Естественно, хозяева Пауэрса не могли примириться с таким финалом. Известный военный обозреватель США Болдуин в статье, опубликованной 9 мая 1960 года в газете «Нью-Йорк тайме», осуждал не шпионаж вообще, а только неудавшийся шпионаж; возмущался не самим фактом шпионажа, а поведением пилота сбитого самолета, который не выполнил точного и недвусмысленного приказания — покончить с собой, если дела пойдут не так, как планировало ЦРУ.
О том, как развивались дальнейшие события, рассказывает один из очевидцев и их участник шофер Леонид Алексеевич Чужакин.
— Утром 1 мая 1960 года, — показывал он на суде, — я на легковой автомашине выехал в соседнюю деревню и по возвращении обратно, примерно в 11 часов по местному времени, услышал взрыв. Заметив стоящего недалеко Сурина, я остановил возле него машину и спросил, что случилось. Он показал вверх, и я заметил в воздухе парашютиста.
Мы направили машину к ожидаемому месту приземления парашютиста, помогли парашютисту освободиться от парашюта, шлемофона, перчаток. Он нам ответил на непонятном для нас языке. Это нас сразу насторожило. Заметив у него длинноствольный пистолет, мы сразу его обезоружили и решили передать органам госбезопасности. Когда мы усаживали парашютиста в машину, то спросили, сколько было летчиков, показав пальцами, — двое или один. Летчик показал, что он был один.

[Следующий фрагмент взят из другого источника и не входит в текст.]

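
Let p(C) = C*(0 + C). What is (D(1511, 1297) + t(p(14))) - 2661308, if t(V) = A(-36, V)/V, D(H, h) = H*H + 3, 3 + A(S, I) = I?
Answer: -74123871/196 ≈ -3.7818e+5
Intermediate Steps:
p(C) = C**2 (p(C) = C*C = C**2)
A(S, I) = -3 + I
D(H, h) = 3 + H**2 (D(H, h) = H**2 + 3 = 3 + H**2)
t(V) = (-3 + V)/V
(D(1511, 1297) + t(p(14))) - 2661308 = ((3 + 1511**2) + (-3 + 14**2)/(14**2)) - 2661308 = ((3 + 2283121) + (-3 + 196)/196) - 2661308 = (2283124 + (1/196)*193) - 2661308 = (2283124 + 193/196) - 2661308 = 447492497/196 - 2661308 = -74123871/196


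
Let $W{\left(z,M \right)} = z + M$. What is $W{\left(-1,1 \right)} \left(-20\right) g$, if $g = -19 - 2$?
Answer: $0$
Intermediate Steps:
$W{\left(z,M \right)} = M + z$
$g = -21$ ($g = -19 - 2 = -21$)
$W{\left(-1,1 \right)} \left(-20\right) g = \left(1 - 1\right) \left(-20\right) \left(-21\right) = 0 \left(-20\right) \left(-21\right) = 0 \left(-21\right) = 0$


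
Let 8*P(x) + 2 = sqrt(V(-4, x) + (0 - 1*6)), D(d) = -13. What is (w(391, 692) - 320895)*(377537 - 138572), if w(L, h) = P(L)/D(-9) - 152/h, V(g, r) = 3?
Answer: -689837763234195/8996 - 238965*I*sqrt(3)/104 ≈ -7.6683e+10 - 3979.8*I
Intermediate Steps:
P(x) = -1/4 + I*sqrt(3)/8 (P(x) = -1/4 + sqrt(3 + (0 - 1*6))/8 = -1/4 + sqrt(3 + (0 - 6))/8 = -1/4 + sqrt(3 - 6)/8 = -1/4 + sqrt(-3)/8 = -1/4 + (I*sqrt(3))/8 = -1/4 + I*sqrt(3)/8)
w(L, h) = 1/52 - 152/h - I*sqrt(3)/104 (w(L, h) = (-1/4 + I*sqrt(3)/8)/(-13) - 152/h = (-1/4 + I*sqrt(3)/8)*(-1/13) - 152/h = (1/52 - I*sqrt(3)/104) - 152/h = 1/52 - 152/h - I*sqrt(3)/104)
(w(391, 692) - 320895)*(377537 - 138572) = ((1/104)*(-15808 + 692*(2 - I*sqrt(3)))/692 - 320895)*(377537 - 138572) = ((1/104)*(1/692)*(-15808 + (1384 - 692*I*sqrt(3))) - 320895)*238965 = ((1/104)*(1/692)*(-14424 - 692*I*sqrt(3)) - 320895)*238965 = ((-1803/8996 - I*sqrt(3)/104) - 320895)*238965 = (-2886773223/8996 - I*sqrt(3)/104)*238965 = -689837763234195/8996 - 238965*I*sqrt(3)/104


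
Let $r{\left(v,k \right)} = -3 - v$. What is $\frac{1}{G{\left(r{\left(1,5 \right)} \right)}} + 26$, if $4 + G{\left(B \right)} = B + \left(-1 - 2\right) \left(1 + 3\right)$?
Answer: $\frac{519}{20} \approx 25.95$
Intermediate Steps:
$G{\left(B \right)} = -16 + B$ ($G{\left(B \right)} = -4 + \left(B + \left(-1 - 2\right) \left(1 + 3\right)\right) = -4 + \left(B - 12\right) = -4 + \left(-12 + B\right) = -16 + B$)
$\frac{1}{G{\left(r{\left(1,5 \right)} \right)}} + 26 = \frac{1}{-16 - 4} + 26 = \frac{1}{-20} + 26 = - \frac{1}{20} + 26 = \frac{519}{20}$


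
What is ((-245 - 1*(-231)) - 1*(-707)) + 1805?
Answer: 2498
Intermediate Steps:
((-245 - 1*(-231)) - 1*(-707)) + 1805 = ((-245 + 231) + 707) + 1805 = (-14 + 707) + 1805 = 693 + 1805 = 2498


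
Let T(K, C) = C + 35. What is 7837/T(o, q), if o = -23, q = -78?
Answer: -7837/43 ≈ -182.26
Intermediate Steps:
T(K, C) = 35 + C
7837/T(o, q) = 7837/(35 - 78) = 7837/(-43) = 7837*(-1/43) = -7837/43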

17 августа 1960 года в Колонном зале Дома Союзов начался судебный процесс над летчиком-шпионом Ф. Пауэрсом. В зале — представители трудящихся столицы, государственные и общественные деятели ряда стран, советские и иностранные журналисты, юристы из Англии, США, Франции и многих других стран, а также члены дипломатического корпуса и военные атташе зарубежных стран, аккредитованные в Москве.

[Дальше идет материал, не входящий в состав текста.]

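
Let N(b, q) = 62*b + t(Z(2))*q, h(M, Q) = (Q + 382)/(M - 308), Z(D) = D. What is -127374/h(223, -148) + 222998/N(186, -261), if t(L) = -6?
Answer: 101040938/2183 ≈ 46285.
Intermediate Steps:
h(M, Q) = (382 + Q)/(-308 + M)
N(b, q) = -6*q + 62*b (N(b, q) = 62*b - 6*q = -6*q + 62*b)
-127374/h(223, -148) + 222998/N(186, -261) = -127374*(-308 + 223)/(382 - 148) + 222998/(-6*(-261) + 62*186) = -127374/(234/(-85)) + 222998/(1566 + 11532) = -127374/((-1/85*234)) + 222998/13098 = -127374/(-234/85) + 222998*(1/13098) = -127374*(-85/234) + 111499/6549 = 138805/3 + 111499/6549 = 101040938/2183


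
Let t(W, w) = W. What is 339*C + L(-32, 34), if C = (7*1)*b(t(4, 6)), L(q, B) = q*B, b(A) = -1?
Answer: -3461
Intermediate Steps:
L(q, B) = B*q
C = -7 (C = (7*1)*(-1) = 7*(-1) = -7)
339*C + L(-32, 34) = 339*(-7) + 34*(-32) = -2373 - 1088 = -3461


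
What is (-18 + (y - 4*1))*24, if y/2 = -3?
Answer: -672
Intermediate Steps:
y = -6 (y = 2*(-3) = -6)
(-18 + (y - 4*1))*24 = (-18 + (-6 - 4*1))*24 = (-18 + (-6 - 4))*24 = (-18 - 10)*24 = -28*24 = -672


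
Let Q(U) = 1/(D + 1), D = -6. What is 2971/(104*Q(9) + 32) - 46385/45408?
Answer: 83992285/317856 ≈ 264.25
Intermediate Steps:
Q(U) = -⅕ (Q(U) = 1/(-6 + 1) = 1/(-5) = -⅕)
2971/(104*Q(9) + 32) - 46385/45408 = 2971/(104*(-⅕) + 32) - 46385/45408 = 2971/(-104/5 + 32) - 46385*1/45408 = 2971/(56/5) - 46385/45408 = 2971*(5/56) - 46385/45408 = 14855/56 - 46385/45408 = 83992285/317856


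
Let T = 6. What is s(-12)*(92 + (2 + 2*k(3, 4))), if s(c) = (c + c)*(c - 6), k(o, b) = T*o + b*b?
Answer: 69984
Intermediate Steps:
k(o, b) = b**2 + 6*o (k(o, b) = 6*o + b*b = 6*o + b**2 = b**2 + 6*o)
s(c) = 2*c*(-6 + c) (s(c) = (2*c)*(-6 + c) = 2*c*(-6 + c))
s(-12)*(92 + (2 + 2*k(3, 4))) = (2*(-12)*(-6 - 12))*(92 + (2 + 2*(4**2 + 6*3))) = (2*(-12)*(-18))*(92 + (2 + 2*(16 + 18))) = 432*(92 + (2 + 2*34)) = 432*(92 + (2 + 68)) = 432*(92 + 70) = 432*162 = 69984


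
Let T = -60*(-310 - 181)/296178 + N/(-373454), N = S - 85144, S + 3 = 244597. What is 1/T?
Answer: -9217404901/3018635605 ≈ -3.0535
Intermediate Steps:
S = 244594 (S = -3 + 244597 = 244594)
N = 159450 (N = 244594 - 85144 = 159450)
T = -3018635605/9217404901 (T = -60*(-310 - 181)/296178 + 159450/(-373454) = -60*(-491)*(1/296178) + 159450*(-1/373454) = 29460*(1/296178) - 79725/186727 = 4910/49363 - 79725/186727 = -3018635605/9217404901 ≈ -0.32749)
1/T = 1/(-3018635605/9217404901) = -9217404901/3018635605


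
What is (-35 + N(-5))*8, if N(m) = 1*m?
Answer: -320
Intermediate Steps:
N(m) = m
(-35 + N(-5))*8 = (-35 - 5)*8 = -40*8 = -320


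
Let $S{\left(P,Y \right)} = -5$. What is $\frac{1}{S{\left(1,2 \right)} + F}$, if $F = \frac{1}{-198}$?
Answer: $- \frac{198}{991} \approx -0.1998$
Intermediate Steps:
$F = - \frac{1}{198} \approx -0.0050505$
$\frac{1}{S{\left(1,2 \right)} + F} = \frac{1}{-5 - \frac{1}{198}} = \frac{1}{- \frac{991}{198}} = - \frac{198}{991}$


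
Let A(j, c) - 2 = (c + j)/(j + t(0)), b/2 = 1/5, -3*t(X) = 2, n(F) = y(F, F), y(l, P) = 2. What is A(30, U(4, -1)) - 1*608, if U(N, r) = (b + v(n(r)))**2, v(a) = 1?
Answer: -1330803/2200 ≈ -604.91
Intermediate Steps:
n(F) = 2
t(X) = -2/3 (t(X) = -1/3*2 = -2/3)
b = 2/5 ≈ 0.40000
U(N, r) = 49/25 (U(N, r) = (2/5 + 1)**2 = (7/5)**2 = 49/25)
A(j, c) = 2 + (c + j)/(-2/3 + j) (A(j, c) = 2 + (c + j)/(j - 2/3) = 2 + (c + j)/(-2/3 + j))
A(30, U(4, -1)) - 1*608 = (-4 + 3*(49/25) + 9*30)/(-2 + 3*30) - 1*608 = (-4 + 147/25 + 270)/(-2 + 90) - 608 = (6797/25)/88 - 608 = (1/88)*(6797/25) - 608 = 6797/2200 - 608 = -1330803/2200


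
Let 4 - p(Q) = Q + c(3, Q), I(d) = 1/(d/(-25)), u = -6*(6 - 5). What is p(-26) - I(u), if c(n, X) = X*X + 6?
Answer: -3937/6 ≈ -656.17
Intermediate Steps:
u = -6 (u = -6*1 = -6)
c(n, X) = 6 + X**2 (c(n, X) = X**2 + 6 = 6 + X**2)
I(d) = -25/d (I(d) = 1/(d*(-1/25)) = 1/(-d/25) = -25/d)
p(Q) = -2 - Q - Q**2 (p(Q) = 4 - (Q + (6 + Q**2)) = 4 - (6 + Q + Q**2) = 4 + (-6 - Q - Q**2) = -2 - Q - Q**2)
p(-26) - I(u) = (-2 - 1*(-26) - 1*(-26)**2) - (-25)/(-6) = (-2 + 26 - 1*676) - (-25)*(-1)/6 = (-2 + 26 - 676) - 1*25/6 = -652 - 25/6 = -3937/6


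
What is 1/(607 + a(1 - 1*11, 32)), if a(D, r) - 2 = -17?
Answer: 1/592 ≈ 0.0016892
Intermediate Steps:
a(D, r) = -15 (a(D, r) = 2 - 17 = -15)
1/(607 + a(1 - 1*11, 32)) = 1/(607 - 15) = 1/592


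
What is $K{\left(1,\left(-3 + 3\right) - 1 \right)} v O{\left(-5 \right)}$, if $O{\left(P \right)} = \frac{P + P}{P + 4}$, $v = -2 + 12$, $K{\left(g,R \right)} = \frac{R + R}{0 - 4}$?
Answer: $50$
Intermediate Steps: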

В специально отведенной ложе сидели отец, мать, жена Пауэрса и сопровождавший их из США адвокат.
Процесс привлек к себе внимание миллионов людей на всем земном шаре. И это понятно. Ведь на скамье подсудимых, рядом с Френсисом Пауэрсом, незримо находились организаторы и вдохновители преступления — руководители ЦРУ.
В первые дни после задержания Пауэрса различные правительственные ведомства США, в том числе и государственный департамент, публиковали исключающие друг друга заявления, преследовавшие одну цель — категорически опровергнуть шпионский характер полета У-2. Дело изображалось так, будто Пауэрс, «изучая атмосферные условия и порывы ветра на больших высотах» в районе озера Ван, сбился с курса и «случайно» оказался в воздушном пространстве СССР. Одновременно американские руководители негодовали по поводу «чудовищных» обвинений в шпионаже.
Сознательная фальсификация событий не имела своей целью облегчить участь провалившегося шпиона. Не его судьба их волновала. Правящие круги Соединенных Штатов любой ценой стремились успокоить возмущенное общественное мнение и вместе с тем отвести удар от себя. Однако эти старания были напрасны.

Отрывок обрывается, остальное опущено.